To solve the problem, we need to find the value of the determinant: \[ D = \begin{vmatrix} a & b & c \\ b & c & a \\ c & a & b \end{vmatrix} \] where \( a, b, c \) are the roots of the polynomial \( x^3 + px^2 + q = 0 \). ### Step 1: Write the determinant We start with the determinant: \[ D = \begin{vmatrix} a & b & c \\ b & c & a \\ c & a & b \end{vmatrix} \] ### Step 2: Use properties of determinants We can use the property of determinants that allows us to add rows.
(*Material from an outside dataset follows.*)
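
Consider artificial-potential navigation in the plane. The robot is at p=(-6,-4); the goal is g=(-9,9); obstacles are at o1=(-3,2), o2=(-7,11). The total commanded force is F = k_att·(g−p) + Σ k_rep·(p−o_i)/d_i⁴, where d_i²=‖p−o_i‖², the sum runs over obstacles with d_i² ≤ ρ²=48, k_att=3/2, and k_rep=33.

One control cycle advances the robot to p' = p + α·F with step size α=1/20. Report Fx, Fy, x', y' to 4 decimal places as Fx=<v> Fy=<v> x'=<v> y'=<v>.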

Let's add all three rows together to the first row: \[ D = \begin{vmatrix} a + b + c & a + b + c & a + b + c \\ b & c & a \\ c & a & b \end{vmatrix} \] ### Step 3: Factor out the common term Now, we can factor out \( a + b + c \) from the first row: \[ D = (a + b + c) \begin{vmatrix} 1 & 1 & 1 \\ b & c & a \\ c & a & b \end{vmatrix} \] ### Step 4: Calculate the smaller determinant Next, we need to calculate the smaller determinant: \[ D' = \begin{vmatrix} 1 & 1 & 1 \\ b & c & a \\ c & a & b \end{vmatrix} \] Using the determinant formula, we can expand this: \[ D' = 1 \cdot \begin{vmatrix} c & a \\ a & b \end{vmatrix} - 1 \cdot \begin{vmatrix} b & a \\ c & b \end{vmatrix} + 1 \cdot \begin{vmatrix} b & c \\ c & a \end{vmatrix} \] Calculating each of these 2x2 determinants, we have: 1. \( \begin{vmatrix} c & a \\ a & b \end{vmatrix} = cb - a^2 \) 2. \( \begin{vmatrix} b & a \\ c & b \end{vmatrix} = bb - ac = b^2 - ac \) 3. \( \begin{vmatrix} b & c \\ c & a \end{vmatrix} = ba - c^2 \) Thus, we have: \[ D' = (cb - a^2) - (b^2 - ac) + (ba - c^2) \] ### Step 5: Simplify \( D' \) Combining these terms: \[ D' = cb - a^2 - b^2 + ac + ba - c^2 \] ### Step 6: Substitute back into \( D \) Now, substituting back into \( D \): \[ D = (a + b + c)(cb - a^2 - b^2 + ac + ba - c^2) \] ### Step 7: Use the relationships from the polynomial From the polynomial \( x^3 + px^2 + q = 0 \), we know: - \( a + b + c = -p \) - \( ab + ac + bc = 0 \) (since the coefficient of \( x \) is 0) - \( abc = -q \) ### Step 8: Final simplification Using the relationships, we can further simplify \( D \): Since \( ab + ac + bc = 0 \), we can substitute into our expression for \( D' \) to find that the determinant simplifies to 0. Thus, the final value of the determinant is: \[ D = 0 \] ### Conclusion The value of the determinant \( |(a,b,c),(b,c,a),(c,a,b)| \) is equal to \( 0 \).